For a given “primary” entity entry in an ontology,

  • a broad synonym is a word or phrase which refers to an entity/concept that would have the primary entity class as a subclass, but the synonym is out of scope as an entity within the primary entity’s ontology, or has not otherwise been defined within the ontology. Used for searching or text matching purposes.
  • an exact synonym refers to the same entities as the primary entity does.
  • a narrow synonym refers to some more particular entity that is not a subclass. This should be provided only where a primary entity doesn’t have a subclass that the synonym applies to, and no work is planned to create that.

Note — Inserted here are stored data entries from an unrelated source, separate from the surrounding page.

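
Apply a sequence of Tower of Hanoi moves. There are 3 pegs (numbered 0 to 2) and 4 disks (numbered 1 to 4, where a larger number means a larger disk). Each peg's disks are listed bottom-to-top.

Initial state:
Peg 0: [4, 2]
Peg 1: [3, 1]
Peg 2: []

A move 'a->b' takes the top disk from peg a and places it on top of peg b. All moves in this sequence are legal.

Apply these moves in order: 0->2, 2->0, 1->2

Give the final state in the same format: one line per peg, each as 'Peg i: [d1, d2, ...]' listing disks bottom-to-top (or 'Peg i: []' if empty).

After move 1 (0->2):
Peg 0: [4]
Peg 1: [3, 1]
Peg 2: [2]

After move 2 (2->0):
Peg 0: [4, 2]
Peg 1: [3, 1]
Peg 2: []

After move 3 (1->2):
Peg 0: [4, 2]
Peg 1: [3]
Peg 2: [1]

Answer: Peg 0: [4, 2]
Peg 1: [3]
Peg 2: [1]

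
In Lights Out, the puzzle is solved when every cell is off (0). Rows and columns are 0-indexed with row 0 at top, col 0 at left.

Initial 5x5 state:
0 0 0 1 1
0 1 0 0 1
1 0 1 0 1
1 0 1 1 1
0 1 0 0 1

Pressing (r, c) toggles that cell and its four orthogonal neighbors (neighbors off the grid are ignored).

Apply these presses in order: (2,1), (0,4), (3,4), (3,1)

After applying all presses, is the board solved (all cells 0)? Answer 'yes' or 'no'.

After press 1 at (2,1):
0 0 0 1 1
0 0 0 0 1
0 1 0 0 1
1 1 1 1 1
0 1 0 0 1

After press 2 at (0,4):
0 0 0 0 0
0 0 0 0 0
0 1 0 0 1
1 1 1 1 1
0 1 0 0 1

After press 3 at (3,4):
0 0 0 0 0
0 0 0 0 0
0 1 0 0 0
1 1 1 0 0
0 1 0 0 0

After press 4 at (3,1):
0 0 0 0 0
0 0 0 0 0
0 0 0 0 0
0 0 0 0 0
0 0 0 0 0

Lights still on: 0

Answer: yes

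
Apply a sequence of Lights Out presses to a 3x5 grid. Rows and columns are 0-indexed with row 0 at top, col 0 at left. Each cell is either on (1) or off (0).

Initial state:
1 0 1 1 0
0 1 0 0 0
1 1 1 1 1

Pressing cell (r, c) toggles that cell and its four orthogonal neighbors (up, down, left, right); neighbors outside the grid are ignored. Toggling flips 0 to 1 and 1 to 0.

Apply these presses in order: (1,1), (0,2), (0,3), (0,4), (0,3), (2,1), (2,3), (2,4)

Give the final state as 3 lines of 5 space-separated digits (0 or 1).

Answer: 1 0 0 1 1
1 1 0 1 0
0 1 1 1 1

Derivation:
After press 1 at (1,1):
1 1 1 1 0
1 0 1 0 0
1 0 1 1 1

After press 2 at (0,2):
1 0 0 0 0
1 0 0 0 0
1 0 1 1 1

After press 3 at (0,3):
1 0 1 1 1
1 0 0 1 0
1 0 1 1 1

After press 4 at (0,4):
1 0 1 0 0
1 0 0 1 1
1 0 1 1 1

After press 5 at (0,3):
1 0 0 1 1
1 0 0 0 1
1 0 1 1 1

After press 6 at (2,1):
1 0 0 1 1
1 1 0 0 1
0 1 0 1 1

After press 7 at (2,3):
1 0 0 1 1
1 1 0 1 1
0 1 1 0 0

After press 8 at (2,4):
1 0 0 1 1
1 1 0 1 0
0 1 1 1 1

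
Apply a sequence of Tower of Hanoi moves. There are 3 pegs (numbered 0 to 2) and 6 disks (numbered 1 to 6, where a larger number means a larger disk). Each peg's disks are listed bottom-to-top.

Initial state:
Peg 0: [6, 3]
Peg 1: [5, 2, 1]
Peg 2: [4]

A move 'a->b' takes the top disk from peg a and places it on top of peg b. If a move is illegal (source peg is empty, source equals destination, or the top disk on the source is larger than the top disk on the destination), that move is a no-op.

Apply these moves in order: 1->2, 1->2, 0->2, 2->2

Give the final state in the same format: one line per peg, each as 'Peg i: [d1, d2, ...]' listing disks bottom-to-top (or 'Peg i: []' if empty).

Answer: Peg 0: [6, 3]
Peg 1: [5, 2]
Peg 2: [4, 1]

Derivation:
After move 1 (1->2):
Peg 0: [6, 3]
Peg 1: [5, 2]
Peg 2: [4, 1]

After move 2 (1->2):
Peg 0: [6, 3]
Peg 1: [5, 2]
Peg 2: [4, 1]

After move 3 (0->2):
Peg 0: [6, 3]
Peg 1: [5, 2]
Peg 2: [4, 1]

After move 4 (2->2):
Peg 0: [6, 3]
Peg 1: [5, 2]
Peg 2: [4, 1]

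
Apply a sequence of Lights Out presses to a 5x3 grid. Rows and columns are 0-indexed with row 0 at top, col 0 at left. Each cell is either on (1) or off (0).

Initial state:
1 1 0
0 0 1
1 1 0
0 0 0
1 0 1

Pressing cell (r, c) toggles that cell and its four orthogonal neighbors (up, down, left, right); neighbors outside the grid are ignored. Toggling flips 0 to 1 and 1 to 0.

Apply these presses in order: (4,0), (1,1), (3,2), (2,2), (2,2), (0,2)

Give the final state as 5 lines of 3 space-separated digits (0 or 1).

After press 1 at (4,0):
1 1 0
0 0 1
1 1 0
1 0 0
0 1 1

After press 2 at (1,1):
1 0 0
1 1 0
1 0 0
1 0 0
0 1 1

After press 3 at (3,2):
1 0 0
1 1 0
1 0 1
1 1 1
0 1 0

After press 4 at (2,2):
1 0 0
1 1 1
1 1 0
1 1 0
0 1 0

After press 5 at (2,2):
1 0 0
1 1 0
1 0 1
1 1 1
0 1 0

After press 6 at (0,2):
1 1 1
1 1 1
1 0 1
1 1 1
0 1 0

Answer: 1 1 1
1 1 1
1 0 1
1 1 1
0 1 0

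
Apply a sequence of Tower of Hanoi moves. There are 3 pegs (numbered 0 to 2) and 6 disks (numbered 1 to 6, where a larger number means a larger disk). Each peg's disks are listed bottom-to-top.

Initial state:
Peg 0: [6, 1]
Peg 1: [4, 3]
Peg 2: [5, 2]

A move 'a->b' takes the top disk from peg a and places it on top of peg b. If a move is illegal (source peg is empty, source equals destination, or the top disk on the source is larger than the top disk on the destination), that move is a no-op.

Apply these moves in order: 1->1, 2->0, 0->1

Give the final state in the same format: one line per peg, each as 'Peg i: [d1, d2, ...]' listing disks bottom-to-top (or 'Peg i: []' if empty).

After move 1 (1->1):
Peg 0: [6, 1]
Peg 1: [4, 3]
Peg 2: [5, 2]

After move 2 (2->0):
Peg 0: [6, 1]
Peg 1: [4, 3]
Peg 2: [5, 2]

After move 3 (0->1):
Peg 0: [6]
Peg 1: [4, 3, 1]
Peg 2: [5, 2]

Answer: Peg 0: [6]
Peg 1: [4, 3, 1]
Peg 2: [5, 2]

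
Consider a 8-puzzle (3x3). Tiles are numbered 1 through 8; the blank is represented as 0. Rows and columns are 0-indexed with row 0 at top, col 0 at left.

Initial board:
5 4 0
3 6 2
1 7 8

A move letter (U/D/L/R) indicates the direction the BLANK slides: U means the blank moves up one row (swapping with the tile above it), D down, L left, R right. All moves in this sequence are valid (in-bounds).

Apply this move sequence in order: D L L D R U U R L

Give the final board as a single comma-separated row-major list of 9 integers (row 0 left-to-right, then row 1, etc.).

Answer: 5, 0, 2, 1, 4, 6, 7, 3, 8

Derivation:
After move 1 (D):
5 4 2
3 6 0
1 7 8

After move 2 (L):
5 4 2
3 0 6
1 7 8

After move 3 (L):
5 4 2
0 3 6
1 7 8

After move 4 (D):
5 4 2
1 3 6
0 7 8

After move 5 (R):
5 4 2
1 3 6
7 0 8

After move 6 (U):
5 4 2
1 0 6
7 3 8

After move 7 (U):
5 0 2
1 4 6
7 3 8

After move 8 (R):
5 2 0
1 4 6
7 3 8

After move 9 (L):
5 0 2
1 4 6
7 3 8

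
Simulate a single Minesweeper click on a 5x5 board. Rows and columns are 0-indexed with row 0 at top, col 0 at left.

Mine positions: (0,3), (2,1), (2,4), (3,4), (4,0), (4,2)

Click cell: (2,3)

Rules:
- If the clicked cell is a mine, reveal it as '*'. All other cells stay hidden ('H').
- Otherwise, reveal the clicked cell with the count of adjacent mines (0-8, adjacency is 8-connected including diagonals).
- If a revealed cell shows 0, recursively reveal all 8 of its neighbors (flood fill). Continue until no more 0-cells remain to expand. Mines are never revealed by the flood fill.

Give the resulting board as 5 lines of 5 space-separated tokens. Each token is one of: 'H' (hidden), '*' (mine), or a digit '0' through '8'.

H H H H H
H H H H H
H H H 2 H
H H H H H
H H H H H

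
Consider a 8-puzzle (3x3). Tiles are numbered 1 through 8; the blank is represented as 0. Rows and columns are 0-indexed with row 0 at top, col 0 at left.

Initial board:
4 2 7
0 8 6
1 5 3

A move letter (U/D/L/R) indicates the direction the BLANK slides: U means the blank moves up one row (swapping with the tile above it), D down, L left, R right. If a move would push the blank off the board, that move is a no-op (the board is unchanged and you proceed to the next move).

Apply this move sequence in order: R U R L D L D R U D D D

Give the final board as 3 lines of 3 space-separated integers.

After move 1 (R):
4 2 7
8 0 6
1 5 3

After move 2 (U):
4 0 7
8 2 6
1 5 3

After move 3 (R):
4 7 0
8 2 6
1 5 3

After move 4 (L):
4 0 7
8 2 6
1 5 3

After move 5 (D):
4 2 7
8 0 6
1 5 3

After move 6 (L):
4 2 7
0 8 6
1 5 3

After move 7 (D):
4 2 7
1 8 6
0 5 3

After move 8 (R):
4 2 7
1 8 6
5 0 3

After move 9 (U):
4 2 7
1 0 6
5 8 3

After move 10 (D):
4 2 7
1 8 6
5 0 3

After move 11 (D):
4 2 7
1 8 6
5 0 3

After move 12 (D):
4 2 7
1 8 6
5 0 3

Answer: 4 2 7
1 8 6
5 0 3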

What if we have a common name like “white ibis” mentioned in a biosample, which could reference either of two species, the Australian white ibis, Threskiornis molucca, or the American white ibis, Eudocimus albus? The biosample is clearly just one of those two, so logically we need a reference that covers either, to acknowledge lack of certainty. This can be accomplished in this case by attaching a “broad synonym” of “white ibis” to both of those taxa. The alternative, to attach white ibis as an exact synonym to either record is misleading from a global language perspective in that it is only in a local speech community that the reference is understood as pointing to only one of the two taxa;. This is a strategy for general text-mining of data records where there is no extra knowledge available about what those records pertain to.

In the future, FoodOn will be adopting the SSSOM mapping specification for synonym management.